We see that KNN 109 model earned the most since we knew it was good at prediciting upsets.


Interesingly the forest model that used odds for predicting earned a significant profit as well even though it was accurate
for different fights.

Betting only when our models predicted an upset:

In [182]:
KNN_total = 0
KNN_bet = 0
Forest_total = 0
Forest_bet = 0
KNN_total_2 = 0
KNN_bet_2 = 0
Forest_total_2 = 0
Forest_bet_2 = 0
fights_happened = 0
b_payout = 0
r_payout = 0
winner_payout = 0
bet = 100


for i in range(0, 31):
    if results['B_odds'].iloc[i] < 0:
        b_payout = bet/(np.abs(results['B_odds'].iloc[i]/100))
    else:
        b_payout = results['B_odds'].iloc[i]


    if results['R_odds'].iloc[i] < 0:
        r_payout = bet/(np.abs(results['R_odds'].iloc[i]/100))
    else:
        r_payout = results['R_odds'].iloc[i]
    upset = False
    if results['Winner'].iloc[i] != -1:
        fights_happened += 1

        if results['R_odds'].iloc[i] < results['B_odds'].iloc[i]:
            if results['KNN'].iloc[i] == 0:
                KNN_bet += bet
            if results['Forest'].iloc[i] == 0:
                Forest_bet += bet
            if results['KNN-2'].iloc[i] == 0:
                KNN_bet_2 += bet
            if results['Forest-2'].iloc[i] == 0:
                Forest_bet_2 += bet

        if results['R_odds'].iloc[i] > results['B_odds'].iloc[i]:
            if results['KNN'].iloc[i] == 1:
                KNN_bet += bet
            if results['Forest'].iloc[i] == 1:
                Forest_bet += bet
            if results['KNN-2'].iloc[i] == 1:
                KNN_bet_2 += bet
            if results['Forest-2'].iloc[i] == 1:
                Forest_bet_2 += bet

        if results['Winner'].iloc[i] == 0:
            if results['R_odds'].iloc[i] > results['B_odds'].iloc[i]:
                continue
            winner_payout = r_payout
        else:
            if results['R_odds'].iloc[i] < results['B_odds'].iloc[i]:
                continue
            winner_payout = b_payout


    if results['Winner'].iloc[i] == results['KNN'].iloc[i]:
        KNN_total += winner_payout + bet
    if results['Winner'].iloc[i] == results['Forest'].iloc[i]:

        Forest_total += winner_payout + bet
    if results['Winner'].iloc[i] == results['KNN-2'].iloc[i]:
        KNN_total_2 += winner_payout + bet
    if results['Winner'].iloc[i] == results['Forest-2'].iloc[i]:
        Forest_total_2 += winner_payout + bet

print("Total spent:" + str(KNN_bet))
print("Total spent:" + str(Forest_bet))
print("Total spent:" + str(KNN_bet_2))
print("Total spent:" + str(Forest_bet_2))

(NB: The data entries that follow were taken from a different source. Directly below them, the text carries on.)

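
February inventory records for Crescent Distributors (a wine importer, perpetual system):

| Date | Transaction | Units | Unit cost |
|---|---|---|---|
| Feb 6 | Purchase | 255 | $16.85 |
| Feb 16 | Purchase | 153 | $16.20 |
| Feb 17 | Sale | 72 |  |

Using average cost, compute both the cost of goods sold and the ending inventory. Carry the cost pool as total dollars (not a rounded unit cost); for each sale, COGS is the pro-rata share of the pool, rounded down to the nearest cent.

COGS = $1,195.65; ending inventory = $5,579.70

After Feb 6: 255 on hand, pool $4,296.75 (≈ $16.8500 each)
After Feb 16: 408 on hand, pool $6,775.35 (≈ $16.6062 each)
Feb 17, sell 72: 72/408 × $6,775.35 → $1,195.65
Ending inventory (cost pool remaining) = $5,579.70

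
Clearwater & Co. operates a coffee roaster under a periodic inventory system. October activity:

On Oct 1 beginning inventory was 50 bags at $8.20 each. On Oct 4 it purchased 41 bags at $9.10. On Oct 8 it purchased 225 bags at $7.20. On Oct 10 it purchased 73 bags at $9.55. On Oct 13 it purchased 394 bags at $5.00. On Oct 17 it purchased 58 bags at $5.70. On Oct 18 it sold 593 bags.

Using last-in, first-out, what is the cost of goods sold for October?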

print("KNN (no odds) made: "+str(KNN_total-KNN_bet) + ", that is " +str(((KNN_total-KNN_bet)/KNN_bet*100))+"%")
print("Forest (no odds) made: "+str(Forest_total-Forest_bet)+ ", that is " +str(((Forest_total-Forest_bet)/Forest_bet*100))+"%")
print("KNN made: "+str(KNN_total_2-KNN_bet_2)+ ", that is " +str(((KNN_total_2-KNN_bet_2)/KNN_bet_2*100))+"%")
print("Forest made: "+str(Forest_total_2-KNN_bet_2)+ ", that is " +str(((Forest_total_2-Forest_bet_2)/Forest_bet_2*100))+"%")

Total spent:2000
Total spent:2100
Total spent:2600
Total spent:2100
KNN (no odds) made: 58.78230872690983, that is 2.9391154363454914%
Forest (no odds) made: -197.71486641433353, that is -9.414993638777787%
KNN made: -421.21769127309017, that is -16.20068043358039%
Forest made: -571.2176912730904, that is -3.3913186320519233%


We see that the method of betting only when the model predicts an upset is not as effective as it was with the random test dataset.